- Born: 12 June 1931 Portsmouth, Hampshire, England
- Died: 9 August 2022 (aged 91)
- Education: University of London University of Southampton
- Occupation: Academic
- Employers: Duke University; Royal Navy (1953–1972);

= Peter B. Bennett =

English medical researcher (1931–2022)

Peter B. Bennett (12 June 1931 – 9 August 2022) was the founder and a president and CEO of the Divers Alert Network (DAN), a non-profit organization devoted to assisting scuba divers in need. He was a professor of anesthesiology at Duke University Medical Center, and was the Senior Director of the Center for Hyperbaric Medicine and Environmental Physiology at Duke. Bennett is recognized as a leading authority on the effects of high pressure on human physiology.

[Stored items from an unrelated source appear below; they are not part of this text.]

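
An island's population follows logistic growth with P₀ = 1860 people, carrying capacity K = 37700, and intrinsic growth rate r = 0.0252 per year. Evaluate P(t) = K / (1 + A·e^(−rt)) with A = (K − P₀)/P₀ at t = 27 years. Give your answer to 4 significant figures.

A = (37700 − 1860)/1860 = 19.26882
P(27) = 37700 / (1 + 19.26882·e^(−0.0252·27)) = 37700 / (1 + 19.26882·0.506414)
= 37700 / 10.75801 ≈ 3504.37

≈ 3,504 people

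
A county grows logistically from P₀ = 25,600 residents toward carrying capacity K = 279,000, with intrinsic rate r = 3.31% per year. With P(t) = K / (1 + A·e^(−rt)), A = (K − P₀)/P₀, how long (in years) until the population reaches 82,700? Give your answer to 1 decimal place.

t ≈ 43.1 years

A = (279000 − 25600)/25600 = 9.89844
82700 = 279000/(1 + 9.89844·e^(−0.0331t)) → 1 + 9.89844·e^(−0.0331t) = 3.37364
e^(−0.0331t) = 0.239799 → t = ln(4.17015)/0.0331 = 1.42795/0.0331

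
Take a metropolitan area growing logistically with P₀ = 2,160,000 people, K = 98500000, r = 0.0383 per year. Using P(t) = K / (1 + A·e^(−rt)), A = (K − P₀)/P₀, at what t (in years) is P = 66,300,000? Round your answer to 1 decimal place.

t ≈ 118.0 years

A = (98500000 − 2160000)/2160000 = 44.60185
66300000 = 98500000/(1 + 44.60185·e^(−0.0383t)) → 1 + 44.60185·e^(−0.0383t) = 1.48567
e^(−0.0383t) = 0.010889 → t = ln(91.83549)/0.0383 = 4.52/0.0383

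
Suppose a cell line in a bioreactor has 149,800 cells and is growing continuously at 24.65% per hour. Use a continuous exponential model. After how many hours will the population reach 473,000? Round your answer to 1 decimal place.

t ≈ 4.7 hours

473000 = 149800 · e^(0.2465·t)
t = ln(473000/149800) / 0.2465 = ln(3.15754) / 0.2465 = 1.14979 / 0.2465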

Bennett was born in Portsmouth, Hampshire, England. He was employed at the Royal Naval Physiology Laboratory near Portsmouth for 20 years, beginning in 1953. During this time, he formed and headed the Defence and Civil Institute for Environmental Medicine in Canada.

==Education==
- University of London, 1951, B.Sc.
- University of Southampton, 1964, Ph.D.
- University of Southampton, 1984, D.Sc.

==Research==
As a researcher, Bennett performed studies of nitrogen narcosis, oxygen toxicity, submarine escape, decompression illness, ascent rates, and the effects of flying after diving. Bennett described helium tremors in 1965 and coined the name of high pressure nervous syndrome (HPNS), a diving disorder resulting from breathing a high-pressure mixture of helium and oxygen known as heliox at depths greater than about 150 m. Bennett was a consultant on the James Cameron underwater science fiction film The Abyss, in which a character experiences HPNS.

Bennett is credited with the invention of trimix breathing gas. In 1981, at Duke University Medical Center, he conducted an experiment called Atlantis III lasting 43 days, which involved compressing divers to an equivalent depth of 2,250 feet, and slowly decompressing them to surface pressure, setting a world record in the process. In 45 years, Bennett published over 200 scientific papers and six books, including The Physiology and Medicine of Diving with David Hallen Elliott in 1982.

==Retirement==
Dr. Bennett received the 2002 Diving Equipment and Marketing Association (DEMA) Reaching Out Award for his contribution to the diving industry, and the Ernst and Young Entrepreneur of the Year 2002 award for contributions to business in the life sciences. He stepped down as President of the Divers Alert Network of America on 30 June 2003, after 23 years at the helm. Bennett was pressured by board members to step down, in reaction to alleged improprieties in his handling of the organization's finances.

From 2004 to 2007, Bennett served as Executive Director of the International Divers Alert Network.

From 2007 to 2014, Bennett served as the executive director of the Undersea and Hyperbaric Medical Society.